I actually tend to back off of red color three and red color two. I find that those tend to give me a little more punch in the primaries than I prefer. And I usually choose either red color or red space. And I'll experiment on each project figure out which one I think works best. Just for the heck of it, I'm going to select red space here. And you can see again, it's updated our image. Now from this point on every single shot in this timeline, if I had multiple shots, would inherit these settings. One quick note, one place where people like to make changes that affect the entire timeline might be in their color temperature settings.
You notice how warm this was shot. Now the, the DP on this film, did put bit of a smoky filter on here but perhaps I'm thinking you know may be its a little too much and I want to back it off I can go in here and press 4000 and I click and it updates and its taken some of that warmth if you want to see the bit more extreme, lets go 2500. And you can see how much warmth it's taking out. I prefer not to do this, because then that means I have to come in on a clip basis sometimes and over ride this if I made too big of adjustment.
I prefer to kind of leave this at its more natural setting, unless the DP tells me exactly where they set this temperature, Kelvin temperature setting, on set. Now let's say I've been color grading along, and I hit this clip, and on this particular clip I don't want to use these timeline settings that I've set up. I want to override this. How do I do that? Well I come in to this clip panel here and I come to the format option sub-menu. And here we go. I've got the exact same menu replicated, including this little pull down.
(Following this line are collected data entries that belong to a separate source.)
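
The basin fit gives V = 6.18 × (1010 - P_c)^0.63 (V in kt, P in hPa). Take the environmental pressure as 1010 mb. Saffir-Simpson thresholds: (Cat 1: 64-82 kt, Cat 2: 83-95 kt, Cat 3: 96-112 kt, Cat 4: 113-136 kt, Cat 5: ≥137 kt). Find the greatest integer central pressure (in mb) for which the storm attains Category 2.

948 mb

Category 2 begins at V = 83 kt.
Required ΔP = (83/6.18)^(1/0.63) = 13.430^1.587 ≈ 61.75 mb.
P_c ≤ 1010 − 61.75 = 948.25, so the highest integer P_c is 948 mb.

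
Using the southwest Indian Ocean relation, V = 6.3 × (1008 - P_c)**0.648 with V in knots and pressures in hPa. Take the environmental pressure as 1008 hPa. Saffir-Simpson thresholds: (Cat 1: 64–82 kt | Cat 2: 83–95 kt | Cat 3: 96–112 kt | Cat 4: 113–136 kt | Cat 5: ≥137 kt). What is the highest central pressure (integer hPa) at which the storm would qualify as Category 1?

972 hPa

Category 1 begins at V = 64 kt.
Required ΔP = (64/6.3)^(1/0.648) = 10.159^1.543 ≈ 35.79 hPa.
P_c ≤ 1008 − 35.79 = 972.21, so the highest integer P_c is 972 hPa.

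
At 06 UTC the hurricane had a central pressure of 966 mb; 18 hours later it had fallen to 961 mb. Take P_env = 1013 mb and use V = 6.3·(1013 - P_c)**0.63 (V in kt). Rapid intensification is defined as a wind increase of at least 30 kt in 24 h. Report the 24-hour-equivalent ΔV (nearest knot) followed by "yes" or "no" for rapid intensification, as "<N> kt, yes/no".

V₁: ΔP = 47, V ≈ 6.3 × 47^0.63 ≈ 71.25 kt.
V₂: ΔP = 52, V ≈ 6.3 × 52^0.63 ≈ 75.93 kt.
ΔV over 18 h = 4.68 kt → 24 h equivalent = 4.68 × 24/18 ≈ 6.24 kt.
6 kt < 30 kt ⇒ not rapid intensification.

6 kt, no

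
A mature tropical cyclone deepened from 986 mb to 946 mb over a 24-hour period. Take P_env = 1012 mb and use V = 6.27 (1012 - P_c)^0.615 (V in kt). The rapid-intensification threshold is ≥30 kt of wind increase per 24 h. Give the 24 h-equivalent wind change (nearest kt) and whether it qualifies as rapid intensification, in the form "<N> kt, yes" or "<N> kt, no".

V₁: ΔP = 26, V ≈ 6.27 × 26^0.615 ≈ 46.50 kt.
V₂: ΔP = 66, V ≈ 6.27 × 66^0.615 ≈ 82.47 kt.
ΔV over 24 h = 35.97 kt → 24 h equivalent = 35.97 × 24/24 ≈ 35.97 kt.
36 kt ≥ 30 kt ⇒ rapid intensification.

36 kt, yes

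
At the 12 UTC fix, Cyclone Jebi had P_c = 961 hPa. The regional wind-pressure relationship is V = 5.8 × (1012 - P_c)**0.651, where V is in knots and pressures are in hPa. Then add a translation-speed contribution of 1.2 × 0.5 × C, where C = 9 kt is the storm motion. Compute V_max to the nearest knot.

80 kt

ΔP = 1012 − 961 = 51 hPa.
51^0.651 ≈ 12.931.
V ≈ 5.8 × 12.931 ≈ 75.0 kt.
Translation term: 1.2 × 0.5 × 9 = 5.4 kt.
Corrected V ≈ 80.4 kt → 80 kt.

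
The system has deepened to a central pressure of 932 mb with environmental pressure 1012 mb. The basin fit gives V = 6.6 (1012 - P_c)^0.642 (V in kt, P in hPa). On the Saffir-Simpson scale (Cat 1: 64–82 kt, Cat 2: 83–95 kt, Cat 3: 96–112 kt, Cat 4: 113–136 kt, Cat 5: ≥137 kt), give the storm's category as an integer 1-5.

ΔP = 1012 − 932 = 80 mb.
V ≈ 6.6 × 80^0.642 = 6.6 × 16.66 ≈ 110 kt.
110 kt falls in the Category 3 band.

3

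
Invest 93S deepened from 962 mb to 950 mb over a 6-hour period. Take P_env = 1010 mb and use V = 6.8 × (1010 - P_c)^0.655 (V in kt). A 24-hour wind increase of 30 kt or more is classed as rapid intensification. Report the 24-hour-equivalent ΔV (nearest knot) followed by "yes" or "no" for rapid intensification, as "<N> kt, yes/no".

54 kt, yes

V₁: ΔP = 48, V ≈ 6.8 × 48^0.655 ≈ 85.85 kt.
V₂: ΔP = 60, V ≈ 6.8 × 60^0.655 ≈ 99.36 kt.
ΔV over 6 h = 13.51 kt → 24 h equivalent = 13.51 × 24/6 ≈ 54.04 kt.
54 kt ≥ 30 kt ⇒ rapid intensification.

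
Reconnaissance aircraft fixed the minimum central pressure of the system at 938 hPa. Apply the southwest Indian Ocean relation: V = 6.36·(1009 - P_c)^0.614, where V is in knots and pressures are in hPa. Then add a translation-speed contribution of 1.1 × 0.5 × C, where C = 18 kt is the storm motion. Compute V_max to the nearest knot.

97 kt

ΔP = 1009 − 938 = 71 hPa.
71^0.614 ≈ 13.698.
V ≈ 6.36 × 13.698 ≈ 87.1 kt.
Translation term: 1.1 × 0.5 × 18 = 9.9 kt.
Corrected V ≈ 97 kt → 97 kt.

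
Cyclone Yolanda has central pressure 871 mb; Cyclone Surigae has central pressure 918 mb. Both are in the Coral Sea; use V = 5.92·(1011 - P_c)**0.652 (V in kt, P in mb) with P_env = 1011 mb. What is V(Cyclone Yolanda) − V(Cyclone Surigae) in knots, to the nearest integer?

Cyclone Yolanda: ΔP = 140; V ≈ 5.92 × 140^0.652 ≈ 148.46 kt.
Cyclone Surigae: ΔP = 93; V ≈ 5.92 × 93^0.652 ≈ 113.70 kt.
Difference ≈ 148.46 − 113.70 = 34.76 → 35 kt.

35 kt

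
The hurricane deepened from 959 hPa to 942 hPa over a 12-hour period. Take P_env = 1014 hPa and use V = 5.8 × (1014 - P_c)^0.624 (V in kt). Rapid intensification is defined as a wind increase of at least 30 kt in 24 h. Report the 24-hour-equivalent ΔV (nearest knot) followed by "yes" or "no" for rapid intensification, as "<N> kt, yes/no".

V₁: ΔP = 55, V ≈ 5.8 × 55^0.624 ≈ 70.70 kt.
V₂: ΔP = 72, V ≈ 5.8 × 72^0.624 ≈ 83.64 kt.
ΔV over 12 h = 12.94 kt → 24 h equivalent = 12.94 × 24/12 ≈ 25.88 kt.
26 kt < 30 kt ⇒ not rapid intensification.

26 kt, no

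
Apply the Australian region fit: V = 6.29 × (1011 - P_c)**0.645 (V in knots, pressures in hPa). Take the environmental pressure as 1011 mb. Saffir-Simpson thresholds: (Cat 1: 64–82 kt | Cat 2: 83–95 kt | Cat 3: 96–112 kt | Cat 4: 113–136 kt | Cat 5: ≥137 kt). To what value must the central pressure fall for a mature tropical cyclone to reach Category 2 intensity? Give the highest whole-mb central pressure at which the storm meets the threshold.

956 mb

Category 2 begins at V = 83 kt.
Required ΔP = (83/6.29)^(1/0.645) = 13.196^1.550 ≈ 54.59 mb.
P_c ≤ 1011 − 54.59 = 956.41, so the highest integer P_c is 956 mb.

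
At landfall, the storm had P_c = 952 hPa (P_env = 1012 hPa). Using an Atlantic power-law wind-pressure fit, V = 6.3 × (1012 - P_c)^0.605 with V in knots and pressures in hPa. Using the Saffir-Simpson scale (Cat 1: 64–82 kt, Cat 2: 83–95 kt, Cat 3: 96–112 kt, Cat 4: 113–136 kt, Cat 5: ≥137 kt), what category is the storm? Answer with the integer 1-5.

ΔP = 1012 − 952 = 60 hPa.
V ≈ 6.3 × 60^0.605 = 6.3 × 11.91 ≈ 75 kt.
75 kt falls in the Category 1 band.

1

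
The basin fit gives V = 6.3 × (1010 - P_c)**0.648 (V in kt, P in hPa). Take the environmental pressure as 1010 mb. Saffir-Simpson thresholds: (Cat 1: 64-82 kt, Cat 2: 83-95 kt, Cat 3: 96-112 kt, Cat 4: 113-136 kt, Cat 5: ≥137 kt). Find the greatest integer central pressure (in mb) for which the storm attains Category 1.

Category 1 begins at V = 64 kt.
Required ΔP = (64/6.3)^(1/0.648) = 10.159^1.543 ≈ 35.79 mb.
P_c ≤ 1010 − 35.79 = 974.21, so the highest integer P_c is 974 mb.

974 mb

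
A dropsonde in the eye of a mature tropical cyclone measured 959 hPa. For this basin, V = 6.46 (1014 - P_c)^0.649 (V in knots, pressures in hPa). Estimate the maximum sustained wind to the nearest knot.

ΔP = 1014 − 959 = 55 hPa.
55^0.649 ≈ 13.474.
V ≈ 6.46 × 13.474 ≈ 87.0 kt.

87 kt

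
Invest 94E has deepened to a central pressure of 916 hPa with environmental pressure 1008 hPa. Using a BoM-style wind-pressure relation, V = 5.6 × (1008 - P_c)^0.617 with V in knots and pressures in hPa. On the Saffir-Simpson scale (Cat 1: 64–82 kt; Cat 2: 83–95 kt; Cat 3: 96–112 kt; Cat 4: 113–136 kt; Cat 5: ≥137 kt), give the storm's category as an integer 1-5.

ΔP = 1008 − 916 = 92 hPa.
V ≈ 5.6 × 92^0.617 = 5.6 × 16.28 ≈ 91 kt.
91 kt falls in the Category 2 band.

2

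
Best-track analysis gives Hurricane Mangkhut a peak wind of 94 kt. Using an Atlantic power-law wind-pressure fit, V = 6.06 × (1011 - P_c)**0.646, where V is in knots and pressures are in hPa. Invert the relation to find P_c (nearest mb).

941 mb

ΔP = (V / 6.06)^(1/0.646) = (94/6.06)^1.548.
94/6.06 = 15.512; 15.512^1.548 ≈ 69.68 mb.
P_c = 1011 − 69.68 = 941.32 ≈ 941 mb.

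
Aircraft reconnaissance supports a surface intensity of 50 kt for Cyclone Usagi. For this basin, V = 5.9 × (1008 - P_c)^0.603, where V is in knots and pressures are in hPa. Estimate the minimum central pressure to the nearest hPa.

973 hPa

ΔP = (V / 5.9)^(1/0.603) = (50/5.9)^1.658.
50/5.9 = 8.475; 8.475^1.658 ≈ 34.61 hPa.
P_c = 1008 − 34.61 = 973.39 ≈ 973 hPa.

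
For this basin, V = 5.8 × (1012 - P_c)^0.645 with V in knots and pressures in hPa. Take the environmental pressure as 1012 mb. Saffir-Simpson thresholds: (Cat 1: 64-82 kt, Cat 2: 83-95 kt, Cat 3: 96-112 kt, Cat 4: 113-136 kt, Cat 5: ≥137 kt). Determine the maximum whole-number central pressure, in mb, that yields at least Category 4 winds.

912 mb

Category 4 begins at V = 113 kt.
Required ΔP = (113/5.8)^(1/0.645) = 19.483^1.550 ≈ 99.88 mb.
P_c ≤ 1012 − 99.88 = 912.12, so the highest integer P_c is 912 mb.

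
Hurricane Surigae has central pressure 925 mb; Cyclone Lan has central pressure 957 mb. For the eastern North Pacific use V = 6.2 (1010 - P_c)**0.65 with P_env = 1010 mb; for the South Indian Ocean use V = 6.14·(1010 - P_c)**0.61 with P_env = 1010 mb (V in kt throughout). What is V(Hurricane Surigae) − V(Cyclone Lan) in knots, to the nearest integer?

Hurricane Surigae: ΔP = 85; V ≈ 6.2 × 85^0.65 ≈ 111.30 kt.
Cyclone Lan: ΔP = 53; V ≈ 6.14 × 53^0.61 ≈ 69.18 kt.
Difference ≈ 111.30 − 69.18 = 42.12 → 42 kt.

42 kt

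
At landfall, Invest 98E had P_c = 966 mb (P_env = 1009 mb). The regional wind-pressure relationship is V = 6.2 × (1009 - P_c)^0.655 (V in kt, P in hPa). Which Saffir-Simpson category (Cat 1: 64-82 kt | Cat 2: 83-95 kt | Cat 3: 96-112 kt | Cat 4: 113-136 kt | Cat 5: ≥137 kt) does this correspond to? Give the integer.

ΔP = 1009 − 966 = 43 mb.
V ≈ 6.2 × 43^0.655 = 6.2 × 11.75 ≈ 73 kt.
73 kt falls in the Category 1 band.

1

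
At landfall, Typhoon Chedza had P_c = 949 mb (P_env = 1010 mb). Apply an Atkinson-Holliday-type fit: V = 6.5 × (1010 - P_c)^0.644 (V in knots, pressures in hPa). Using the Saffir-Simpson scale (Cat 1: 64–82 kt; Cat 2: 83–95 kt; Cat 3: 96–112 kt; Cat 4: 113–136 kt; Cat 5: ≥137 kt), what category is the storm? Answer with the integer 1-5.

ΔP = 1010 − 949 = 61 mb.
V ≈ 6.5 × 61^0.644 = 6.5 × 14.12 ≈ 92 kt.
92 kt falls in the Category 2 band.

2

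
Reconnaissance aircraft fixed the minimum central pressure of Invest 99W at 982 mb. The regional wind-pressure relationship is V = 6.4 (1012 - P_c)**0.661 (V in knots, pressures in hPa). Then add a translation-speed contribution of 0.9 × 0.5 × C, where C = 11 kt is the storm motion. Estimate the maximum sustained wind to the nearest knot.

66 kt

ΔP = 1012 − 982 = 30 mb.
30^0.661 ≈ 9.471.
V ≈ 6.4 × 9.471 ≈ 60.6 kt.
Translation term: 0.9 × 0.5 × 11 = 4.95 kt.
Corrected V ≈ 65.55 kt → 66 kt.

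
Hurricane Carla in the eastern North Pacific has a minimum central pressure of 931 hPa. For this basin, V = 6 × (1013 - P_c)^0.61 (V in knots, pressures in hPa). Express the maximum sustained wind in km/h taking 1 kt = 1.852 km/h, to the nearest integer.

ΔP = 1013 − 931 = 82 hPa.
V ≈ 6 × 82^0.61 = 6 × 14.704 ≈ 88.222 kt.
88.222 × 1.852 ≈ 163.39 km/h → 163 km/h.

163 km/h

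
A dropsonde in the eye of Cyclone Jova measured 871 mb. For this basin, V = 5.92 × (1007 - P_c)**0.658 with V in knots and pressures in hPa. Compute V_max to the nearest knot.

150 kt

ΔP = 1007 − 871 = 136 mb.
136^0.658 ≈ 25.344.
V ≈ 5.92 × 25.344 ≈ 150.0 kt.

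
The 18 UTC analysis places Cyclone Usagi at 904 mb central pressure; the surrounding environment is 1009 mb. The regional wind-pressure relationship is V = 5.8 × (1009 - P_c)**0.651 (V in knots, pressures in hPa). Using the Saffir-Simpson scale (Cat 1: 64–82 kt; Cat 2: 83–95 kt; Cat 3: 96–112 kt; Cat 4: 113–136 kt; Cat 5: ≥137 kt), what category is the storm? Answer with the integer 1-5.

4

ΔP = 1009 − 904 = 105 mb.
V ≈ 5.8 × 105^0.651 = 5.8 × 20.69 ≈ 120 kt.
120 kt falls in the Category 4 band.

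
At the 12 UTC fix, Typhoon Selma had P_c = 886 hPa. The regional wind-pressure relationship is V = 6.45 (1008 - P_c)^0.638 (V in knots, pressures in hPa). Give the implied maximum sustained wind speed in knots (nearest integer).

138 kt

ΔP = 1008 − 886 = 122 hPa.
122^0.638 ≈ 21.434.
V ≈ 6.45 × 21.434 ≈ 138.2 kt.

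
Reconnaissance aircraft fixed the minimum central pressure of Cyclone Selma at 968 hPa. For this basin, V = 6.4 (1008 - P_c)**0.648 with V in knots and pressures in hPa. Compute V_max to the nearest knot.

70 kt

ΔP = 1008 − 968 = 40 hPa.
40^0.648 ≈ 10.918.
V ≈ 6.4 × 10.918 ≈ 69.9 kt.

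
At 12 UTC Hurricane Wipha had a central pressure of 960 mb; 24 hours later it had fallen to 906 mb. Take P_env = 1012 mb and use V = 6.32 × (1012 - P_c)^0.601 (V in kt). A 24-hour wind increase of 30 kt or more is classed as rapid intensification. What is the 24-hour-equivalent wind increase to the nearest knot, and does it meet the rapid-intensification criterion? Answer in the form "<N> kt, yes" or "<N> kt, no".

36 kt, yes

V₁: ΔP = 52, V ≈ 6.32 × 52^0.601 ≈ 67.93 kt.
V₂: ΔP = 106, V ≈ 6.32 × 106^0.601 ≈ 104.21 kt.
ΔV over 24 h = 36.28 kt → 24 h equivalent = 36.28 × 24/24 ≈ 36.28 kt.
36 kt ≥ 30 kt ⇒ rapid intensification.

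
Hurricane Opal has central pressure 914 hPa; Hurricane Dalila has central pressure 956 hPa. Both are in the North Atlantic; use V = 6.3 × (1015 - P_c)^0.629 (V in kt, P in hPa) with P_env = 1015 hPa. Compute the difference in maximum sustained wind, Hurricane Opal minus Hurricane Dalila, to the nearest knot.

33 kt

Hurricane Opal: ΔP = 101; V ≈ 6.3 × 101^0.629 ≈ 114.83 kt.
Hurricane Dalila: ΔP = 59; V ≈ 6.3 × 59^0.629 ≈ 81.89 kt.
Difference ≈ 114.83 − 81.89 = 32.94 → 33 kt.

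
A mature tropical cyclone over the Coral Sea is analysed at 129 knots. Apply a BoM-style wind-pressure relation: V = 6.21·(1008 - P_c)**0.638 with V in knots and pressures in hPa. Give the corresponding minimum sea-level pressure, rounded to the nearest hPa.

892 hPa

ΔP = (V / 6.21)^(1/0.638) = (129/6.21)^1.567.
129/6.21 = 20.773; 20.773^1.567 ≈ 116.16 hPa.
P_c = 1008 − 116.16 = 891.84 ≈ 892 hPa.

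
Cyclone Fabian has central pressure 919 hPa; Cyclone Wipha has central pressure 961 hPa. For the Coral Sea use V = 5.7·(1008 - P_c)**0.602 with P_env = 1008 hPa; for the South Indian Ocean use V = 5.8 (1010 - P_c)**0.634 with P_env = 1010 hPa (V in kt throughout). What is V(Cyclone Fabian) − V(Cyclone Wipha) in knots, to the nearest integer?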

Allow me to make changes if it was a lexa.arriraw file. So I select R3D and then I tell it to over ride the timeline defaults. And now this menu becomes accessible to me. These are you could see that this is the result of the settings stored on the camera. What I want to do is come down, use the settings below, and let's say yeah, I still want to start off of RedLogFilm, but instead of using this red space I actually want to go to red color free because I think may be it will give me a little extra punch that may be I was missing earlier.
And now this individual clip is overriding my timeline wide settings and once I have done this I can jump into my look tab. And now we can start grading normally using all the tools available to me here in SpeedGrade CC and that's a quick overview of how SpeedGrade CC deals with raw camera formats. With Arriraw that camera gives you far fewer choices but the overall workflow is exactly the same.